Your great aunt says distributed energy is ruining the country
One must never contradict a family matriarch, especially if she holds the keys to the pie cabinet.
But suppose your great aunt pulled herself up by her bootstraps back in the Depression so that she could pay a hefty monthly bill to the electric utility with monopoly control over her hometown. Now she hears dark murmurs about new folks moving to town who want to “skip the line” and get electricity without paying anything up front for it.
She’s even heard that if enough people try to do this, her dependable utility will have trouble extracting a profit from the investments it financed with ratepayer dollars. And all these new arrivals never once asked her what she thought about it.
Graciously demur from explicating third-party-owned solar financing models. Instead, try a forward-looking tack: “You know, Auntie, the latest report from GTM Research finds that most rooftop solar customers will purchase their systems rather than lease them by 2017, so they actually are paying for it!”
Learning new things can take time, though, so fall back on a conflict-resolution approach.

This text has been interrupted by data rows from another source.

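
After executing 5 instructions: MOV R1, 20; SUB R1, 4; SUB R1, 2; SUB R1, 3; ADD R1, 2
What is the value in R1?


Register state trace:
  MOV R1, 20  → R1 = 20
  SUB R1, 4  → R1 = 20 - 4 = 16
  SUB R1, 2  → R1 = 16 - 2 = 14
  SUB R1, 3  → R1 = 14 - 3 = 11
  ADD R1, 2  → R1 = 11 + 2 = 13
Final: R1 = 13

13


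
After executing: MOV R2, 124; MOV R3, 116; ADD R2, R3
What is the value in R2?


Register state trace:
  MOV R2, 124  → R2 = 124
  MOV R3, 116  → R3 = 116
  ADD R2, R3  → R2 = 124 + 116 = 240
Final: R2 = 240

240


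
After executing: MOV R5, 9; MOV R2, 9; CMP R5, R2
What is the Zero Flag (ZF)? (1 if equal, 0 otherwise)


Register state trace:
  MOV R5, 9  → R5 = 9
  MOV R2, 9  → R2 = 9
  CMP R5, R2  → computes 9 - 9 = 0
  Result is zero, so values are equal
ZF = 1

1


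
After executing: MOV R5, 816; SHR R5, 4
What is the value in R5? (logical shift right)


Register state trace:
  MOV R5, 816  → R5 = 816
  SHR R5, 4  → R5 = 816 >> 4 = 816 // 2^4 = 51
Final: R5 = 51

51


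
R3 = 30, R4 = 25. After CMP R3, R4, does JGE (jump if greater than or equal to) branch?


Trace:
  R3 = 30, R4 = 25
  CMP R3, R4  → compares 30 vs 25
  JGE checks: is 30 greater than or equal to 25?
  30 > 25, so condition is true
Branch taken: Yes

Yes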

“It may feel like the utility is going through a lot of changes right now, but it won’t be going away anytime soon. Its customers might look different in the future, they might pay more for the service of connectivity than for volumetric consumption, but they will still be connected by the same electrical grid as you and me. There’s no reason we all can’t enjoy good American electricity, even if our load profiles and generation capacities vary. That’s what makes our country strong!”
Your grandmother is convinced she should buy a solar roof
She pulls you aside after the dessert course, as your companions shuffle off to recline on the couch, and makes a startling confession.
A charming gentleman with slicked back hair and a double-breasted suit has been going door to door drumming up interest in a new “solar roof.” The breakthrough idea: it generates solar power, on a roof. He’s almost convinced your grandmother to spend a hefty portion of her fixed income on this newfangled product. And this is coming after you’d finally succeeded in chasing away those fellows soliciting investments for the cash-strapped fuel cell manufacturer!
But love is no part-time job. Your grandmother needs your help.
First, do some due diligence. Ask her if she can name a profitable pure-play solar roof company. Verify how much less efficient the cells are compared to standard PV modules. Inquire whether the firm in question has any established channel partnerships with professional roofing companies, because she wouldn’t want to take a chance with something as essential as her roof, would she?
If she persists despite the undoubtedly negative responses to said queries, you might propose that the large oak trees that provide that lovely shade for her house will also diminish the solar resource. "Solar works best where there’s sun," notes Kann, before trailing off into some wonky stuff about microinverters.
If that approach fails, there's always this gem: "That's a great idea, but you should really wait and see how far the costs come down next year."
Stay cordial, and have fun
That's all we have time for in this installment. Next up, cracking the great climate science debate with biscuits and jam, and how to address the avid birders in your life who think wind turbines are the devil.
Greentech Media takes no responsibility for any familial strain that may arise from holiday energy discourse. If an insurmountable conflict does arise, adds GTM Research's Shayle Kann, "Your biggest mistake was talking about energy in the first place. Stick to something easy like politics."
May your holidays be filled with light and relatively seamless interconnection.